HUMAN TRANSPLANT (WALES) BILL
Like our Roman Catholic counterparts, we, as Bishops of the Church in Wales, would like to bring the following points to your attention regarding this Bill.
1.
We
strongly support organ transplantations. We see such gifts to
others as the greatest gifts that can be given to other human
beings. The Church in Wales was consulted and involved in
producing the NHS Blood and Transplant leaflets encouraging organ
donation from a Christian perspective. We therefore support
the Heart to Heart campaign to encourage people to sign the
donors’ register.
2.
However,
a gift by definition is a voluntary donation by one person to
another – and therein lies the difficulty we have with this
Bill. Deemed or presumed consent is neither a gift nor a
consensual act. It assumes that if you have not opted out of
organ donation, your organs can be used after death. We
cannot see how a failure to opt out can be interpreted to mean
consent to the transplantation of organs. It turns the
definition of donation on its head.
3.
Such a
Bill as this changes the relationship between individuals and the
State, between doctors and their patients and raises a question
about individual human rights.
4.
The Welsh
Government believes that by allowing “someone in a qualifying
relationship to the deceased immediately before death to provide
information that would lead a reasonable person to conclude that
the deceased would not have consented” is allowing relatives
a say and is a soft out option. That is at variance with its
previous statements regarding a soft out option where relatives
could veto transplantation where someone had not opted out.

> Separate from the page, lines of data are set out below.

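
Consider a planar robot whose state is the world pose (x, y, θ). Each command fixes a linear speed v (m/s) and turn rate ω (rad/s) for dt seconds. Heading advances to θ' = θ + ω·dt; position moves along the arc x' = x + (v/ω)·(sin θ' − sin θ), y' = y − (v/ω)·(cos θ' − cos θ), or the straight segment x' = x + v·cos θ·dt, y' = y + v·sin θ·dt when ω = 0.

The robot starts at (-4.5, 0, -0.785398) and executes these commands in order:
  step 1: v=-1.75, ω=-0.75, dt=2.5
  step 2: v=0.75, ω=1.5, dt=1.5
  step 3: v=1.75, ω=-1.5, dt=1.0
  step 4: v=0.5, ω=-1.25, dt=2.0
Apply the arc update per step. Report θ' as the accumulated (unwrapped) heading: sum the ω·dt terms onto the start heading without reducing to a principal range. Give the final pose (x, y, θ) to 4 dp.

(-4.0226, 1.3724, -4.4104)

step 1: θ'=-2.6604 (R=2.3333) → pose (-3.9300, 3.7183, -2.6604)
step 2: θ'=-0.4104 (R=0.5000) → pose (-3.8981, 2.8166, -0.4104)
step 3: θ'=-1.9104 (R=-1.1667) → pose (-3.2635, 1.3582, -1.9104)
step 4: θ'=-4.4104 (R=-0.4000) → pose (-4.0226, 1.3724, -4.4104)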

This could potentially lead to very difficult encounters between
relatives and medical staff.
5.
During
the consultation period, most of the reactions received were
negative in character which the Government has decided to ignore,
attributing it to an orchestrated campaign. In 2008, a UK
Task Force as well as the Assembly’s Health Committee
rejected such an approach. Given the fact that Wales has seen
a 49% increase in donation rates since 2008, encouraging people to
donate would seem to be a better way forward.
6.
It is
arguable that countries which have such a scheme as is proposed
(e.g. Spain) have seen an increase in donors only when
transplantation services have been vastly improved.
7. We would be pleased to appear before the committee to present our views on this matter during the scrutiny stage of the legislation.